16:39O leilão e o pato

por Jamur Jr

No tempo em que Guaratuba era uma pequena vila, com  população que cabia numa balsa, não tinha médico, não tinha padre, não tinha estrada, não tinha veranistas, não tinha quase nada. Mas tinha uma gente alegre, feliz e divertida. Tinha baile no Salão do Belo, outro no Três Paus e  fandango em algumas casas mais distantes (cerca de 500 metros quando muito) e a grande festa do Divino Espirito Santoque lotava a praça da igreja no  mês de julho. Antecedendo o grande dia, os fieis se reuniam na igreja de Nossa Senhora do Bonsucesso para rezar o terço. Como não tinha padre, que só vinha no dia da festa, quem comandava o evento era um Rezador de Terço. Se destacava um descendente de escravos,  Antônio Margarida, bom de reza e bom benzedor. É verdade que em alguns momentos ninguém entendia direito o que o rezador dizia. Ele falava meio enrolado, rezava muito rápido e dava a impressão de que improvisava alguns trechos de orações. Nas ruas o som da rebeca, do adufo e o tambor se misturavam com as vozes dos cantadores que visitavam os fieis levando a bandeira do Divino. No dia de grande festa o ponto alto e mais popular era um leilão onde surgia todo tipo de prendas doadas por membros da comunidade.
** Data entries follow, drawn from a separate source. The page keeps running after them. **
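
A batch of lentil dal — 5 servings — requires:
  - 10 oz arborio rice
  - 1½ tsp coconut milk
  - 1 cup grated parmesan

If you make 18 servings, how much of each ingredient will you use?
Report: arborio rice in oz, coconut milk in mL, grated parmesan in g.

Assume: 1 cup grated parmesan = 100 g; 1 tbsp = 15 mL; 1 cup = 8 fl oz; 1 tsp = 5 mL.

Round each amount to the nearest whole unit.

arborio rice: 36 oz; coconut milk: 27 mL; grated parmesan: 360 g

Scaling factor: 18/5 = 3.6.
arborio rice: 10 oz × 18/5 = 36 oz
coconut milk: 1.5 tsp × 18/5 × 5 mL/tsp = 27 mL
grated parmesan: 1 cup × 18/5 × 100 g/cup = 360 g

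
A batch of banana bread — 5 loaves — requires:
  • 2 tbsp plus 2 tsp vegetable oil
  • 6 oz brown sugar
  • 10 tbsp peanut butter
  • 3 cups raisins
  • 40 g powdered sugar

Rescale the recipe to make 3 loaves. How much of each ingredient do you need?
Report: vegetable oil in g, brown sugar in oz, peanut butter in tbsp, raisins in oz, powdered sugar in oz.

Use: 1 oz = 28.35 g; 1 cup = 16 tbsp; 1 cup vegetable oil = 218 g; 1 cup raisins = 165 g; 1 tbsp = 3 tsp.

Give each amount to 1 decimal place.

vegetable oil: 21.8 g; brown sugar: 3.6 oz; peanut butter: 6.0 tbsp; raisins: 10.5 oz; powdered sugar: 0.8 oz

Scaling factor: 3/5 = 0.6.
vegetable oil: (2 tbsp + 2 tsp = 8/3 tbsp) × 3/5 ÷ 16 tbsp/cup × 218 g/cup = 21.8 g
brown sugar: 6 oz × 3/5 = 3.6 oz
peanut butter: 10 tbsp × 3/5 = 6.0 tbsp
raisins: 3 cup × 3/5 × 165 g/cup ÷ 28.35 g/oz ≈ 10.5 oz
powdered sugar: 40 g × 3/5 ÷ 28.35 g/oz ≈ 0.8 oz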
Uma galinha, um lampião com querosene, um peru, um pato, um corte da cambraia. O leiloeiro oficial era Joaquim Jorge, um morador do Cabaraquara, na região onde hoje está o Iate Clube de Caiobá. Joaquim tinha uma voz forte, que era ouvida em toda a praça, sorria muito e alegrava o final da festa. Contam que em certa ocasião foi surpreendido por “uma das prendas”. Anunciou o leilão de um pato e ao fazê-lo levantou “a prenda”, para que todos os presentes vissem o agitado pato. Nesse momento, uma pequena distração e o pato saiu voando pelo meio dos fieis presentes. Nas primeiras batidas de asas soltou uma vingança maligna na forma de cocô com  parte do que havia almoçado. Antes de desaparecer num quintal vizinho, o pato acertou um cidadão vestido elegantemente com com terno de linho branco, camisa branca e gravata vermelha. A distribuição do que veio do alto foi perfeita; a parte escura ficou no paleto branco e uma parte meio branca atingiu a gravata vermelha. O pato cagão foi motivo de muita risada e ficou na história pela bela decolagem na frente do leiloeiro e a excelente pontaria na retaguarda.